Investment firm Momentous Sports is launching a fund targeted at sports teams and related real estate this year amid growing interest in the asset class.
Led by Marley Hughes and Kyle Israel, the $100 million fund will look for opportunities in the sports sector and surrounding real estate assets. The initiative is already a lead investor in Sporting Jax, the Florida-based soccer club that this year launched a women’s soccer team and intends to start a new men’s team to compete in the MLS. The development will include a new stadium, surrounding real estate, and public sports fields.
Seed investors include football legend John Elway, NFL alumni Tim Tebow and Blake Bortles, Chick-fil-A CEO Andrew Cathy, and John Shain, a co-founder of FS Investments.
The firm claims to have several other sports-related deals in the pipeline, including teams and real estate deals in some of the biggest sporting cities in the U.S., as well as further afield in Europe.
Momentous Sports is a breakout from Magnolia Hill Partners, an Orlando-based family office that focuses on real estate and is led by Hughes and Shain.
Bobby Henebry, who manages Elway’s family office, said that the collaboration is a way to engage and funnel opportunities in the space and gain exposure to sports as an asset class. This emerging asset class is interesting because of the peripheral add-ons beyond just owning a team, he said, specifically those teams looking to develop or expand.
“One of the reasons we like teams that include real estate is because it becomes its own distinct asset class; if you own a stadium, you could also own multifamily, commercial, retail, and/or mixed use around the stadium. It is a great opportunity,” he said. “The team is important, but there’s a huge real estate play with all sorts of other return potential in it. So, we’d rather invest in something like a mid-market team that’s looking for a new stadium, or a bigger team that is preparing for a World Series or the Super Bowl, or some other catalyst that could require real estate development.”
These real estate opportunities can also include things like parking or restaurants that can provide cash-flowing business opportunities, as well as help develop local communities. However, Henebry warned that the opportunities need to justify the cost.
“You can’t overlook the numbers and the inherent risks when you’re developing real estate or building a new franchise in a new market. If you’re buying an established team at a valuation that you may think is rich, you have to kind of walk around that and look at the risks and tradeoffs in each investment you’re making, despite the cool factor or the prestige,” he said.

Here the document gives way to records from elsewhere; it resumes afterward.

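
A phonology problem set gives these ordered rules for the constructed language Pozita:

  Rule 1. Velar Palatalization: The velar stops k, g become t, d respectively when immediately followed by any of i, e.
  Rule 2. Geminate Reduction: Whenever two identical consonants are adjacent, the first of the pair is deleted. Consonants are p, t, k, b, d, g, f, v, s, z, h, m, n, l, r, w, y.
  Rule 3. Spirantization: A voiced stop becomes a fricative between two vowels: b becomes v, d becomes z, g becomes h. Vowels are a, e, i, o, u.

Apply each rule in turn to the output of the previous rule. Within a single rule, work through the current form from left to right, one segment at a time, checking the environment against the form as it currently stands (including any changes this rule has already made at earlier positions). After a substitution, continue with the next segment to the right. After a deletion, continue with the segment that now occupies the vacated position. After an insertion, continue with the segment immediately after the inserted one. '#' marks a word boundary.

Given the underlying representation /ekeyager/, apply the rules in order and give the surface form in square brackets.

Rule 1 Velar Palatalization: [ekeyager] → [eteyader]
Rule 2 Geminate Reduction: no change — [eteyader]
Rule 3 Spirantization: [eteyader] → [eteyazer]

[eteyazer]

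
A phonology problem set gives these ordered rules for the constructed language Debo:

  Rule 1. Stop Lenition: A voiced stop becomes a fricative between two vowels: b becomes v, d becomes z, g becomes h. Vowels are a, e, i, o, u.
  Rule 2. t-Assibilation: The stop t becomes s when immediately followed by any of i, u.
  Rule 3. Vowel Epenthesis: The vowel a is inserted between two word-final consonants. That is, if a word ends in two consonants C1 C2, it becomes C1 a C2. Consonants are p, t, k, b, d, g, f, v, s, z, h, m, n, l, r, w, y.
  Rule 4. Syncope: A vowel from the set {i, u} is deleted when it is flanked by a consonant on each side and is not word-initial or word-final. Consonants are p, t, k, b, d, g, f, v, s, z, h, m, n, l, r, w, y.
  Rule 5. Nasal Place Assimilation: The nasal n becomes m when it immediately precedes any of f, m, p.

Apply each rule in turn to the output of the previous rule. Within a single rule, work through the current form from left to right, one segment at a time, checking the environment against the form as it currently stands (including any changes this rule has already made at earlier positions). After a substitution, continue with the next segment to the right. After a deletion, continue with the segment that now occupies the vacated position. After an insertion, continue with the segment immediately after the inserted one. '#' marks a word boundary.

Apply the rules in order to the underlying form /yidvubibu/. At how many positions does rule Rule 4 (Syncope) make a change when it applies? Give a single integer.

Rule 1 Stop Lenition: [yidvubibu] → [yidvuvivu]
Rule 2 t-Assibilation: no change — [yidvuvivu]
Rule 3 Vowel Epenthesis: no change — [yidvuvivu]
Rule 4 Syncope: [yidvuvivu] → [ydvvvu]
Rule 5 Nasal Place Assimilation: no change — [ydvvvu]
Rule Rule 4 changed 3 position(s).

3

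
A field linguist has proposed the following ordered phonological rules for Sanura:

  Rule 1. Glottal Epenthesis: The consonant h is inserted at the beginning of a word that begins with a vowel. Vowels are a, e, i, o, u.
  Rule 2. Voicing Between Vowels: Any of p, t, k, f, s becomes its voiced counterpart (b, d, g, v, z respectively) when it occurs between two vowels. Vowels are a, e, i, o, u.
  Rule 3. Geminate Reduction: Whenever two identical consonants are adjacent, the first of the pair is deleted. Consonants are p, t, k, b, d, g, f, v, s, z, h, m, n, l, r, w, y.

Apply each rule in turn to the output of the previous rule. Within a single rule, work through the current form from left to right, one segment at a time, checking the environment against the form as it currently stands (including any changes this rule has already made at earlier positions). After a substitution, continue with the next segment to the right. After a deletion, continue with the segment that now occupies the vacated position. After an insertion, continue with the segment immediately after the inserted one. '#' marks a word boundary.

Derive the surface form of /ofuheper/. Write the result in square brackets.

Rule 1 Glottal Epenthesis: [ofuheper] → [hofuheper]
Rule 2 Voicing Between Vowels: [hofuheper] → [hovuheber]
Rule 3 Geminate Reduction: no change — [hovuheber]

[hovuheber]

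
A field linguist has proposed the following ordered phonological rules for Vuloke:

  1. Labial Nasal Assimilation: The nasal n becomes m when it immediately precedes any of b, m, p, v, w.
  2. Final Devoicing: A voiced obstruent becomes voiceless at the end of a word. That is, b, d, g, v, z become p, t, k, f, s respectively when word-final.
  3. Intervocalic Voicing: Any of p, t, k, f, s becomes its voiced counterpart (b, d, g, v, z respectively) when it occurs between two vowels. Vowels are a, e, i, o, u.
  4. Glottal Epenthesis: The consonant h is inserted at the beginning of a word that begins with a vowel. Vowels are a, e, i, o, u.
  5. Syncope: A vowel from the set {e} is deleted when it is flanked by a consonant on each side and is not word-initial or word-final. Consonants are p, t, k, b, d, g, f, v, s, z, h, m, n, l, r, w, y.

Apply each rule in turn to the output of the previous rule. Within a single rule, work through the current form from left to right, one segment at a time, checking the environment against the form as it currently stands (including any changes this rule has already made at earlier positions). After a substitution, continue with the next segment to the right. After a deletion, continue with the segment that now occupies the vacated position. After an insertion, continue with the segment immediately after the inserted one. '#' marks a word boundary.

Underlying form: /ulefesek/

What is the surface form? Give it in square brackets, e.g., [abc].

1 Labial Nasal Assimilation: no change — [ulefesek]
2 Final Devoicing: no change — [ulefesek]
3 Intervocalic Voicing: [ulefesek] → [ulevezek]
4 Glottal Epenthesis: [ulevezek] → [hulevezek]
5 Syncope: [hulevezek] → [hulvzk]

[hulvzk]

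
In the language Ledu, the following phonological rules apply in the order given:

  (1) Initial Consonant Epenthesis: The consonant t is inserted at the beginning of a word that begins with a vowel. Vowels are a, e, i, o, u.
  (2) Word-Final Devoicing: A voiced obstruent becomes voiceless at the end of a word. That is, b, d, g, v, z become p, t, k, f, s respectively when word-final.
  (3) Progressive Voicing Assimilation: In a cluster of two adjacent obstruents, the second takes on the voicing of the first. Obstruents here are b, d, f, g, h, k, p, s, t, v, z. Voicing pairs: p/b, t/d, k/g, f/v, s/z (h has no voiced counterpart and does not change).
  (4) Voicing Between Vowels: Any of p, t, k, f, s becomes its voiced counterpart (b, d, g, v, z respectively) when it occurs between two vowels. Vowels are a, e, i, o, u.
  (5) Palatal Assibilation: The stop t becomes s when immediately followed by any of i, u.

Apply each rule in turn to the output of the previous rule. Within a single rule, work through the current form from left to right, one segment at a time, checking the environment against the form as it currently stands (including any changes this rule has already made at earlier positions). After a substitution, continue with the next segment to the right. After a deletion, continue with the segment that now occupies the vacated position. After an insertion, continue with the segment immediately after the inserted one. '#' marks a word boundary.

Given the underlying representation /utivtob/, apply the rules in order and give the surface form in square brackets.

[sudivdop]

(1) Initial Consonant Epenthesis: [utivtob] → [tutivtob]
(2) Word-Final Devoicing: [tutivtob] → [tutivtop]
(3) Progressive Voicing Assimilation: [tutivtop] → [tutivdop]
(4) Voicing Between Vowels: [tutivdop] → [tudivdop]
(5) Palatal Assibilation: [tudivdop] → [sudivdop]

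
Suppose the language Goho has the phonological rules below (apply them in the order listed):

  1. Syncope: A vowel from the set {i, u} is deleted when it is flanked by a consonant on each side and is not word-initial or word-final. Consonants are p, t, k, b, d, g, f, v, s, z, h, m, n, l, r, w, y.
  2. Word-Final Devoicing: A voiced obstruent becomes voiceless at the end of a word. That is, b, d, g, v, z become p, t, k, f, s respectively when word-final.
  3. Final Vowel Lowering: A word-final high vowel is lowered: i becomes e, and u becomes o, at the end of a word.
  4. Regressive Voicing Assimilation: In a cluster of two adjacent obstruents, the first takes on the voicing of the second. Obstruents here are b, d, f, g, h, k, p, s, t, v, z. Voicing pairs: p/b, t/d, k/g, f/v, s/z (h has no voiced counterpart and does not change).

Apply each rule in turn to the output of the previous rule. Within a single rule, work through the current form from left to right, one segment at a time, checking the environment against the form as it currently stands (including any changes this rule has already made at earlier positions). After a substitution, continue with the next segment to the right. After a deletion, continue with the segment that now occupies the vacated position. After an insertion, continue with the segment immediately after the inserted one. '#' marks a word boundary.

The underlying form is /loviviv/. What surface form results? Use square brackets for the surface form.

[lovff]

1 Syncope: [loviviv] → [lovvv]
2 Word-Final Devoicing: [lovvv] → [lovvf]
3 Final Vowel Lowering: no change — [lovvf]
4 Regressive Voicing Assimilation: [lovvf] → [lovff]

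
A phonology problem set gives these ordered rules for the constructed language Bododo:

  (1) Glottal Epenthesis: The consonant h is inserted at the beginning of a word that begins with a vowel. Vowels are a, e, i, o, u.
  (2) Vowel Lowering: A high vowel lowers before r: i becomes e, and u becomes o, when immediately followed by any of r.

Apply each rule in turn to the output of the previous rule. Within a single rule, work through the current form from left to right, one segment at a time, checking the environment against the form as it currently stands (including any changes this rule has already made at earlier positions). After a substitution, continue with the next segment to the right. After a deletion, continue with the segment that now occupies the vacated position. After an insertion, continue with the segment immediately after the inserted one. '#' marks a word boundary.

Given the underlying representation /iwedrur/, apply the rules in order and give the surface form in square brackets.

(1) Glottal Epenthesis: [iwedrur] → [hiwedrur]
(2) Vowel Lowering: [hiwedrur] → [hiwedror]

[hiwedror]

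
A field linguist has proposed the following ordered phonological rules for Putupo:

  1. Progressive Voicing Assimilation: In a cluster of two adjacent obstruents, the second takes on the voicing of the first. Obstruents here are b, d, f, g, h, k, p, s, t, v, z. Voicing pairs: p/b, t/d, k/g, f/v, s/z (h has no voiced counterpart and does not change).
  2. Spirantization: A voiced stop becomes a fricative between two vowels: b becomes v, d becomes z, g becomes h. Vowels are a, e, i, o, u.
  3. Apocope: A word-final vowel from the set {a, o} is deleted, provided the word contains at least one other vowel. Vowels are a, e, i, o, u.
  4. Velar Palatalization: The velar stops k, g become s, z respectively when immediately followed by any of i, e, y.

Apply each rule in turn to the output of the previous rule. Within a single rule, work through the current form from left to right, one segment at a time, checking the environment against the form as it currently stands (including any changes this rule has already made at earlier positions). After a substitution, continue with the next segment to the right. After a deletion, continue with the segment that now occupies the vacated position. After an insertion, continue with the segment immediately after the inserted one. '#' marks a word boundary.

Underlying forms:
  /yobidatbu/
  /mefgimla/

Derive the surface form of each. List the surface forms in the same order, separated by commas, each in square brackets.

[yovizatpu], [mefsiml]

/yobidatbu/:
  1 Progressive Voicing Assimilation: [yobidatbu] → [yobidatpu]
  2 Spirantization: [yobidatpu] → [yovizatpu]
  3 Apocope: no change — [yovizatpu]
  4 Velar Palatalization: no change — [yovizatpu]
/mefgimla/:
  1 Progressive Voicing Assimilation: [mefgimla] → [mefkimla]
  2 Spirantization: no change — [mefkimla]
  3 Apocope: [mefkimla] → [mefkiml]
  4 Velar Palatalization: [mefkiml] → [mefsiml]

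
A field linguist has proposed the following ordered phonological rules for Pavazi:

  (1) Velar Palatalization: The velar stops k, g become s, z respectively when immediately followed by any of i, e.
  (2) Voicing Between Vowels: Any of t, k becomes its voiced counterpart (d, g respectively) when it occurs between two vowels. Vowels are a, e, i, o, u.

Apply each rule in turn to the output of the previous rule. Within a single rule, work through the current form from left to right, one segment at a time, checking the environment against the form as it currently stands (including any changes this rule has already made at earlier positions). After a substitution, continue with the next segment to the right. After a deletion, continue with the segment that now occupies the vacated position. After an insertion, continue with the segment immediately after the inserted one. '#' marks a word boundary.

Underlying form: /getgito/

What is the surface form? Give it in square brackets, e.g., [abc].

[zetzido]

(1) Velar Palatalization: [getgito] → [zetzito]
(2) Voicing Between Vowels: [zetzito] → [zetzido]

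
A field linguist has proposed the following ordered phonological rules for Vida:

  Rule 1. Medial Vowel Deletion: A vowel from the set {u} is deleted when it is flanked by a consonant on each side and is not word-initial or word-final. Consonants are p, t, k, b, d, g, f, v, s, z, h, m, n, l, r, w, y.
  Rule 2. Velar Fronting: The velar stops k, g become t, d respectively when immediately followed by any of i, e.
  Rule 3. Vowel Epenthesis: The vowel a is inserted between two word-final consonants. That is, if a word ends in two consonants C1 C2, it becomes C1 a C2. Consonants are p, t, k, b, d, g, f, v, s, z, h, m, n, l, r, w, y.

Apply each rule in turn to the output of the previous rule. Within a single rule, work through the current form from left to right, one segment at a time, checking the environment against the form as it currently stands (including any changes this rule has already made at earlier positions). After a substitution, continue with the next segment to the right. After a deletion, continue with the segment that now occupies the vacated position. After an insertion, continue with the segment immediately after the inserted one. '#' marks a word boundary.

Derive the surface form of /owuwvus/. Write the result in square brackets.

Rule 1 Medial Vowel Deletion: [owuwvus] → [owwvs]
Rule 2 Velar Fronting: no change — [owwvs]
Rule 3 Vowel Epenthesis: [owwvs] → [owwvas]

[owwvas]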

He stressed that all sports teams are different. For some teams or sports, investing may involve working at a loss in the short term and writing regular checks to fund a project; for others, the potential for growth might be significant.
“We have some individual positions that we find interesting that are growing, and although you never know (and there are no guarantees), if we can have a diversified portfolio of positions in these teams with trusted partners that help us participate in a diversified way in the sports as an asset class, then we can hopefully do bigger things, maybe more programmatically, with partners over time,” he said.
Henebry’s views contrast with the common perception that investing in sports teams is more about the prestige and satisfaction that comes with owning a stake in a historic franchise. Case in point: The principal of a single family office told II that the firm had taken a position in a Major League Baseball team purely because of his own personal connections with the team.
But sports investing is also big business: The recent sale of NBA team the Boston Celtics, for example, raked in a cool $6.1 billion for the selling Grousbeck family, from an asset they bought for $360 million just over 23 years ago.
In the U.S. there are also some potential tax breaks that come with team ownership. Owners can deduct certain intangible assets such as brand, revenue, and sponsorships as business expenses over the course of 15 years. This has allowed owners to write off assets that have traditionally declined over time. As helpful as this potentially is, it is only applicable to owners with an active participation in the team, putting some potential owners off of minority investments.
The CIO at a different family office told me he had passed on the Celtics deal because of this very reason, saying that because they would not have time to attend every game and be involved in on-field decision making, they would not be able to access the tax break. “The GP gets all the tax benefits, and the LPs get nothing, which to me, is completely worthless,” they said.